We argue in an upcoming paper that when informal creditors have an explicit say in how a debt crisis is resolved, as in Iceland in the early 2010s, both austerity and the power of governing elites will be limited. Instead, policy choices are tailored to ensure that the economy recovers faster and a future debt crisis becomes less likely.
The UN Conference on Trade and Development (UNCTAD) published a debt workout guide in 2015 that offers a road map for such a process. It proposes referendums at key points in the lead-up to a bailout to ensure that the public sees the options and gets a chance to vote on them.
Sri Lanka presents an ideal opportunity to put this into practice. The suffering of ordinary citizens, pensioners, and students and the impact on future generations is neither inevitable nor bad luck. Citizens’ views must be taken into account in determining how the crisis is resolved.
This would be a blueprint for future economic crises – and these could well be looming in view of slow post-COVID recovery, the strong US dollar and high commodity prices.
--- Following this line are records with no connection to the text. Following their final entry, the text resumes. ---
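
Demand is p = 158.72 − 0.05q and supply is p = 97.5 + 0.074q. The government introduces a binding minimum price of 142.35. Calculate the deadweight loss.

Competitive equilibrium: 158.72 − 0.05q = 97.5 + 0.074q → q* = 493.7097, p* = 134.0345.
At the floor p = 142.35, quantity demanded = (158.72 − 142.35)/0.05 = 327.4.
Sellers' marginal cost at q' = 327.4: 97.5 + 0.074·327.4 = 121.7276.
Δq = 493.7097 − 327.4 = 166.3097; wedge = 142.35 − 121.7276 = 20.6224.
Welfare loss = ½ × 166.3097 × 20.6224 = 1714.85.

1714.85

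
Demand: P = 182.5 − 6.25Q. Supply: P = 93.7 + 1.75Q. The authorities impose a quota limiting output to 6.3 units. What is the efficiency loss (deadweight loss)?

92.16

Competitive equilibrium: 182.5 − 6.25Q = 93.7 + 1.75Q → Q* = 11.1, P* = 113.125.
At Q = 6.3: demand price = 182.5 − 6.25·6.3 = 143.125; supply price = 93.7 + 1.75·6.3 = 104.725.
ΔQ = 11.1 − 6.3 = 4.8; wedge = 143.125 − 104.725 = 38.4.
Welfare loss = ½ × 4.8 × 38.4 = 92.16.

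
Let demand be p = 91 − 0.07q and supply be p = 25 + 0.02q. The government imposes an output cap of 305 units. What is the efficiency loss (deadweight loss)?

Competitive equilibrium: 91 − 0.07q = 25 + 0.02q → q* = 733.33333, p* = 39.66667.
At q = 305: demand price = 91 − 0.07·305 = 69.65; supply price = 25 + 0.02·305 = 31.1.
Δq = 733.33333 − 305 = 428.33333; wedge = 69.65 − 31.1 = 38.55.
Deadweight loss = ½ × 428.33333 × 38.55 = 8256.125.

8256.125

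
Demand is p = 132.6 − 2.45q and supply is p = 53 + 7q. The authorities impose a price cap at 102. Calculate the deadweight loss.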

In South Asia alone, Pakistan is similarly vulnerable to not having adequate foreign exchange reserves to service its sovereign debts, and despite strenuous official denials, so is Nepal.
The political elites in these countries may already have made the poor financial decisions that have created these vulnerabilities. But there is a good opportunity to send a message that the consequences will be different when politicians and bankers take similar decisions in future.